Посвящается М.


   Если бы двери восприятия были чисты, все предстало бы человеку таким, как оно есть — бесконечным.
Уильям Блейк

 

   В 1886 году немецкий фармаколог Людвиг Левин опубликовал первое систематическое исследование кактуса, которому впоследствии было присвоено его собственвое имя.
   Anhalonium Lewinii оказался новостью для науки. Для первобытной же религии и для индейцев Мексики и американского Юго-Запада он был другом с незапамятных лет.

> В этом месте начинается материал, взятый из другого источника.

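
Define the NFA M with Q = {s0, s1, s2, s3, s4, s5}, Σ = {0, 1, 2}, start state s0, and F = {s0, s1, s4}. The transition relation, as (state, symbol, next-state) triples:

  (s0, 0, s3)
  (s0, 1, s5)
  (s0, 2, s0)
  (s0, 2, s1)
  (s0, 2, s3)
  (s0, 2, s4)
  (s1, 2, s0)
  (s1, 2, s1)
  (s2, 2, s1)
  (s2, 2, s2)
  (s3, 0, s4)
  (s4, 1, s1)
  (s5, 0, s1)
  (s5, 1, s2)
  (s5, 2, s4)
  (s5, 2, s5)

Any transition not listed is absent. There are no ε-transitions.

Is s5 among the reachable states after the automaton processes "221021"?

Yes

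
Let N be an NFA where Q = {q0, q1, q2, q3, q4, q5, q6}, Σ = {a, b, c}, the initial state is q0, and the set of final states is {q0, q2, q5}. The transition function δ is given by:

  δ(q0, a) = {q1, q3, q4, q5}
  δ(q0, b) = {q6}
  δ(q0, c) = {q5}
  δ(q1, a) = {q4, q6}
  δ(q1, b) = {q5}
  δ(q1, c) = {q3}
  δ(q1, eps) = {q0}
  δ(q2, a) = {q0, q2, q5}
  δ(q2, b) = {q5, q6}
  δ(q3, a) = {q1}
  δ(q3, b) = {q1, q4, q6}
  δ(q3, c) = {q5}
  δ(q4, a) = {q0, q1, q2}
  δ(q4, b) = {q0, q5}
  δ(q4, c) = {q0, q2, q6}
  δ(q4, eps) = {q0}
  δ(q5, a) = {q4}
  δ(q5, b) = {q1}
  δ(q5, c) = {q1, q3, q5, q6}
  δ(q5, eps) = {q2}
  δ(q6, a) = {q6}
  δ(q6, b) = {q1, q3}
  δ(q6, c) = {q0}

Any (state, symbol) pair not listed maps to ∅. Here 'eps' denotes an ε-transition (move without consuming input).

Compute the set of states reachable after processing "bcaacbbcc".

Start in {q0}.
Read 'b': {q0} → {q6}.
Read 'c': {q6} → {q0}.
Read 'a': {q0} → {q0, q1, q2, q3, q4, q5}.
Read 'a': {q0, q1, q2, q3, q4, q5} → {q0, q1, q2, q3, q4, q5, q6}.
Read 'c': {q0, q1, q2, q3, q4, q5, q6} → {q0, q1, q2, q3, q5, q6}.
Read 'b': {q0, q1, q2, q3, q5, q6} → {q0, q1, q2, q3, q4, q5, q6}.
Read 'b': {q0, q1, q2, q3, q4, q5, q6} → {q0, q1, q2, q3, q4, q5, q6}.
Read 'c': {q0, q1, q2, q3, q4, q5, q6} → {q0, q1, q2, q3, q5, q6}.
Read 'c': {q0, q1, q2, q3, q5, q6} → {q0, q1, q2, q3, q5, q6}.

{q0, q1, q2, q3, q5, q6}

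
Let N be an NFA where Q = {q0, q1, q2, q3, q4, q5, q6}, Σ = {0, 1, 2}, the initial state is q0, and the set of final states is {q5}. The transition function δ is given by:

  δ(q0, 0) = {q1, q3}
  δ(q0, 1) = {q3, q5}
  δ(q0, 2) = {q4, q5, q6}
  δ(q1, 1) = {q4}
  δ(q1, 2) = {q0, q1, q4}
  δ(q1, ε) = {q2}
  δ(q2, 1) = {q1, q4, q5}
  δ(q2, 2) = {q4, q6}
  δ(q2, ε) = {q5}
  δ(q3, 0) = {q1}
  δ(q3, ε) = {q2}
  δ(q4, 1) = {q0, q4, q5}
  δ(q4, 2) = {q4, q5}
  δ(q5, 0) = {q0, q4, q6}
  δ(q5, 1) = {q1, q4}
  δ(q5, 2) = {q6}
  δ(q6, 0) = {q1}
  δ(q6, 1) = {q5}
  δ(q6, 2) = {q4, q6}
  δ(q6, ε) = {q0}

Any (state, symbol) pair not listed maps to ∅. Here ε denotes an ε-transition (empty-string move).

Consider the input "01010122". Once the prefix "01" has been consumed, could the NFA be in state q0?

No

Start in {q0}.
Read '0': q0→{q1, q3}; union {q1, q3}; ε-closure = {q1, q2, q3, q5}.
Read '1': q1→{q4}, q2→{q1, q4, q5}, q3→∅, q5→{q1, q4}; union {q1, q4, q5}; ε-closure = {q1, q2, q4, q5}.
State q0 is not in {q1, q2, q4, q5}.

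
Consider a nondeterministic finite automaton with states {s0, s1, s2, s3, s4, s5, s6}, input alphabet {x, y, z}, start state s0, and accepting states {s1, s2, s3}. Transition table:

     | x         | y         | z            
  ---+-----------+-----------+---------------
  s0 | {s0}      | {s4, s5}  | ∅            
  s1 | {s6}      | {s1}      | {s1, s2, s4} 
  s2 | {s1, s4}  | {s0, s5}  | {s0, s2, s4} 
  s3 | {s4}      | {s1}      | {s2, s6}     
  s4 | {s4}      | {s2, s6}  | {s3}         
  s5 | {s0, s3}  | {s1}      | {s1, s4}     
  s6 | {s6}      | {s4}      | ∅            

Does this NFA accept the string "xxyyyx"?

Yes

Start in {s0}.
Read 'x': s0→{s0}; now {s0}.
Read 'x': s0→{s0}; now {s0}.
Read 'y': s0→{s4, s5}; now {s4, s5}.
Read 'y': s4→{s2, s6}, s5→{s1}; now {s1, s2, s6}.
Read 'y': s1→{s1}, s2→{s0, s5}, s6→{s4}; now {s0, s1, s4, s5}.
Read 'x': s0→{s0}, s1→{s6}, s4→{s4}, s5→{s0, s3}; now {s0, s3, s4, s6}.
The final set {s0, s3, s4, s6} contains the accepting state s3.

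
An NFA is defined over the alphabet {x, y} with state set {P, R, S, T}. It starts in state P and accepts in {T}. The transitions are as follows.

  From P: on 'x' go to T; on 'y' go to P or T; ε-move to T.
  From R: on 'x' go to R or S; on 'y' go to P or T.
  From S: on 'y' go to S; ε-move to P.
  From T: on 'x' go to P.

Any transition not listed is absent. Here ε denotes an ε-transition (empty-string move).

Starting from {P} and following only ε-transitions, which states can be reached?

{P, T}

Begin with {P}.
ε-move P → T; add T.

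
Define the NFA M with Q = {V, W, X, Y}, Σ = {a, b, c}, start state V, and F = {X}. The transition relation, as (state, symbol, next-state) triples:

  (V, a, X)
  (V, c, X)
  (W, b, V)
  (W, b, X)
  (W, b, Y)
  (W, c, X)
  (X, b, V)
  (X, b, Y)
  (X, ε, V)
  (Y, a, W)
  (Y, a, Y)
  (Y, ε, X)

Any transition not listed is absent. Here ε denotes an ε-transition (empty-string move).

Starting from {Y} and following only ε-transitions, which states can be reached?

{V, X, Y}

Begin with {Y}.
ε-move Y → X; add X.
ε-move X → V; add V.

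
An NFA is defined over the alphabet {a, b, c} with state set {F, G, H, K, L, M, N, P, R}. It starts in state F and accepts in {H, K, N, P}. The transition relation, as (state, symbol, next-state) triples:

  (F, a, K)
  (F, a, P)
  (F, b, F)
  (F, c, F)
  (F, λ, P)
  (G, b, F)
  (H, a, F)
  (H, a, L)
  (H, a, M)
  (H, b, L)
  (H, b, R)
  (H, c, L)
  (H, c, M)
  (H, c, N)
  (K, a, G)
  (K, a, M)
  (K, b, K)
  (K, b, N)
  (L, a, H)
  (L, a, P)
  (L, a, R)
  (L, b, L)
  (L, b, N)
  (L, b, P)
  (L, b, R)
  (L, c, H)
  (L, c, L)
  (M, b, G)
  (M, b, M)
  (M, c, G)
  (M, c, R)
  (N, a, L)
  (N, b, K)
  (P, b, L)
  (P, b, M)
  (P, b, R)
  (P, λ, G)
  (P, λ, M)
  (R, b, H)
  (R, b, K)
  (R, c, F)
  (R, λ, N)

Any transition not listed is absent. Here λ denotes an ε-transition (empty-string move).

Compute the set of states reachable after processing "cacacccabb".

{F, G, H, K, L, M, N, P, R}

Start: ε-closure({F}) = {F, G, M, P}.
Read 'c': F→{F}, G→∅, M→{G, R}, P→∅; union {F, G, R}; ε-closure = {F, G, M, N, P, R}.
Read 'a': F→{K, P}, G→∅, M→∅, N→{L}, P→∅, R→∅; union {K, L, P}; ε-closure = {G, K, L, M, P}.
Read 'c': G→∅, K→∅, L→{H, L}, M→{G, R}, P→∅; union {G, H, L, R}; ε-closure = {G, H, L, N, R}.
Read 'a': G→∅, H→{F, L, M}, L→{H, P, R}, N→{L}, R→∅; union {F, H, L, M, P, R}; ε-closure = {F, G, H, L, M, N, P, R}.
Read 'c': F→{F}, G→∅, H→{L, M, N}, L→{H, L}, M→{G, R}, N→∅, P→∅, R→{F}; union {F, G, H, L, M, N, R}; ε-closure = {F, G, H, L, M, N, P, R}.
Read 'c': F→{F}, G→∅, H→{L, M, N}, L→{H, L}, M→{G, R}, N→∅, P→∅, R→{F}; union {F, G, H, L, M, N, R}; ε-closure = {F, G, H, L, M, N, P, R}.
Read 'c': F→{F}, G→∅, H→{L, M, N}, L→{H, L}, M→{G, R}, N→∅, P→∅, R→{F}; union {F, G, H, L, M, N, R}; ε-closure = {F, G, H, L, M, N, P, R}.
Read 'a': F→{K, P}, G→∅, H→{F, L, M}, L→{H, P, R}, M→∅, N→{L}, P→∅, R→∅; union {F, H, K, L, M, P, R}; ε-closure = {F, G, H, K, L, M, N, P, R}.
Read 'b': F→{F}, G→{F}, H→{L, R}, K→{K, N}, L→{L, N, P, R}, M→{G, M}, N→{K}, P→{L, M, R}, R→{H, K}; now {F, G, H, K, L, M, N, P, R}.
Read 'b': F→{F}, G→{F}, H→{L, R}, K→{K, N}, L→{L, N, P, R}, M→{G, M}, N→{K}, P→{L, M, R}, R→{H, K}; now {F, G, H, K, L, M, N, P, R}.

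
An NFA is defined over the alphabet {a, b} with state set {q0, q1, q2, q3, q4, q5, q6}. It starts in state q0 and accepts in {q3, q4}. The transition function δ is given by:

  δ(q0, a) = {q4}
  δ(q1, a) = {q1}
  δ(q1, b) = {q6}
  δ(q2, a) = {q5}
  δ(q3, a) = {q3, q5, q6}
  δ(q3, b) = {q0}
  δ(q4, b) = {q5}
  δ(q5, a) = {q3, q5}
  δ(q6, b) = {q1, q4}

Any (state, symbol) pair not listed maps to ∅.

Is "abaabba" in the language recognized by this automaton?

Start in {q0}.
Read 'a': {q0} → {q4}.
Read 'b': {q4} → {q5}.
Read 'a': {q5} → {q3, q5}.
Read 'a': {q3, q5} → {q3, q5, q6}.
Read 'b': {q3, q5, q6} → {q0, q1, q4}.
Read 'b': {q0, q1, q4} → {q5, q6}.
Read 'a': {q5, q6} → {q3, q5}.
The final set {q3, q5} contains the accepting state q3.

Yes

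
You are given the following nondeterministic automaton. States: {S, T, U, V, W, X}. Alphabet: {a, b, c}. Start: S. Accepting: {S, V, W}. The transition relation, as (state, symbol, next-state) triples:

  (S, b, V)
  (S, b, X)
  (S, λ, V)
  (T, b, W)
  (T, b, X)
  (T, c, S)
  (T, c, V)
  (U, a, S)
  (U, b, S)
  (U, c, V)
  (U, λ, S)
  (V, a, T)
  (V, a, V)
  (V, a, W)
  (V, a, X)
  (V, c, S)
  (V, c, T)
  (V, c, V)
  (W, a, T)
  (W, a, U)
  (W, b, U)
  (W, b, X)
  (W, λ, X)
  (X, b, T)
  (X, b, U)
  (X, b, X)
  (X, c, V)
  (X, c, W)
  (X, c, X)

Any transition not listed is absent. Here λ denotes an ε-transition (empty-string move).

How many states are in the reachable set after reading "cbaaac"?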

На самом же деле — гораздо больше, чем просто другом. Но словам одного из первых испанцев, посетивших Новый Свет, «они едят корень, который называют Пейотль и которому поклоняются, словно это божество».
   Почему они поклонялись корню как божеству, стало ясным, когда такие видные психологи, как Янш, Хэвлок Эллис и Уир Митчелл, начали проводить свои эксперименты с мескалином — активным элементом пейотля. В действятельности, они остановились далеко по эту сторону идолопоклонства, однако единодушно отвели мескалину уникальное место среди остальных наркотиков. Вводимый в соответствующих дозах, он изменяет качество сознания более глубоко, и, в то же время, он менее токсичен, чем любые другие вещества в фармакологическом арсенале.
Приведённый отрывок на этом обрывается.